SEORANG kakek yang sudah berusia lanjut tetiba menghilang dari rumah. Lima tahun sudah dia pikun. Setiap hari ingatannya kian menipis. Banyak nama yang terlupakan, ratusan peristiwa sudah terhapus dari memori. Apalagi jalan pulang ke rumah tak mungkin lagi ia menuntaskan tugas itu.

Kini genap empat hari sang Kakek pergi sehingga menerbitkan kepanikan di seisi rumah. Sebar pengumuman, lapor polisi, tanya sana kemari, semua alternatif dicoba, meski hasilnya tetap nihil.ย 

Hingga suatu hari ada saran tak lazim dari tetangga. “Biasanya, kalau tiba-tiba hilang seperti itu, mereka pergi ke tempat masa mudanya,” ungkapnya serius. “Coba cari ke sekolahnya,” tambahnya lagi.

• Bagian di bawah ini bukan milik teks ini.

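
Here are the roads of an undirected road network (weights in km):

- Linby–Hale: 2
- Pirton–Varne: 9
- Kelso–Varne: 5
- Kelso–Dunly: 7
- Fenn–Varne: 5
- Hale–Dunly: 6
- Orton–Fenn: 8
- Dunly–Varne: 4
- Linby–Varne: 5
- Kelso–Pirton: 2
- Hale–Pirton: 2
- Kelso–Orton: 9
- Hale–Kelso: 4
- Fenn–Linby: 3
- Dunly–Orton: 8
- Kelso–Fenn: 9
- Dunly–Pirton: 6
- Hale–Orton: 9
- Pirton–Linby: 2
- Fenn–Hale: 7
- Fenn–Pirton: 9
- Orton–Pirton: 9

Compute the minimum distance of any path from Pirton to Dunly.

6 km

Enumerating some paths:
Pirton - Dunly: 6 = 6
Pirton - Linby - Hale - Dunly: 2+2+6 = 10
Pirton - Hale - Dunly: 2+6 = 8
Pirton - Kelso - Dunly: 2+7 = 9
Cheapest is Pirton - Dunly at 6 km.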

Sambil menunggu hasil pencarian oleh Polisi, beberapa anggota keluarga mengikuti saran absurd sang tetangga. Meskipun jarak ke sekolahnya ratusan kilometer, mereka tetap berusaha walau tak yakin upaya ini berbuah hasil.

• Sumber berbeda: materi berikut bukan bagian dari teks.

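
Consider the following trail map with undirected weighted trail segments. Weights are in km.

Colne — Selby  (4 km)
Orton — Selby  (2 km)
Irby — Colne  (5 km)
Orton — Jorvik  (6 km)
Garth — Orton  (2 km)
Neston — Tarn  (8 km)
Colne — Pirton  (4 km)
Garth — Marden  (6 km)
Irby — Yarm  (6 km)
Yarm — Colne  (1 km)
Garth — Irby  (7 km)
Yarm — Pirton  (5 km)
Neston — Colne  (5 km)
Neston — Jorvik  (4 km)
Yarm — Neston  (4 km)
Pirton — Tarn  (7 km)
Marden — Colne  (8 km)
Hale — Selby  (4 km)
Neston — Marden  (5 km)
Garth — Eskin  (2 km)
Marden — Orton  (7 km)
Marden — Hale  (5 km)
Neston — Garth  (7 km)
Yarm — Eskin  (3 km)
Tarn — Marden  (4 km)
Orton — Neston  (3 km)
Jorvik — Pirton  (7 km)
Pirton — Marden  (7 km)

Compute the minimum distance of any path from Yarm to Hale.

Enumerating some paths:
Yarm - Eskin - Garth - Orton - Selby - Hale: 3+2+2+2+4 = 13
Yarm - Neston - Orton - Selby - Hale: 4+3+2+4 = 13
Yarm - Colne - Selby - Hale: 1+4+4 = 9
Cheapest is Yarm - Colne - Selby - Hale at 9 km.

9 km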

Betapa terkejutnya, kakek itu memang benar duduk di pinggir pagar sekolah SMA-nya dulu. Rambutnya acak-acakan, pakaiannya sudah lusuh, dan terlihat lelah. Menurut penjaga kantin sekolah, tiga hari lalu kakek itu datang ke sekolah. Setiap tiba jam masuk sekolah ia ikut serta membuntuti anak-anak sekolah sampai gerbang, lalu menunggu sampai kelas bubar di pinggir pagar. Begitu seterusnya. Warga sudah coba membujuk untuk tidak berdiam diri di situ lagi. Tapi si kakek tak mau turut. Akhirnya warga hanya menganggap si kakek orang gila baru di kampungnya.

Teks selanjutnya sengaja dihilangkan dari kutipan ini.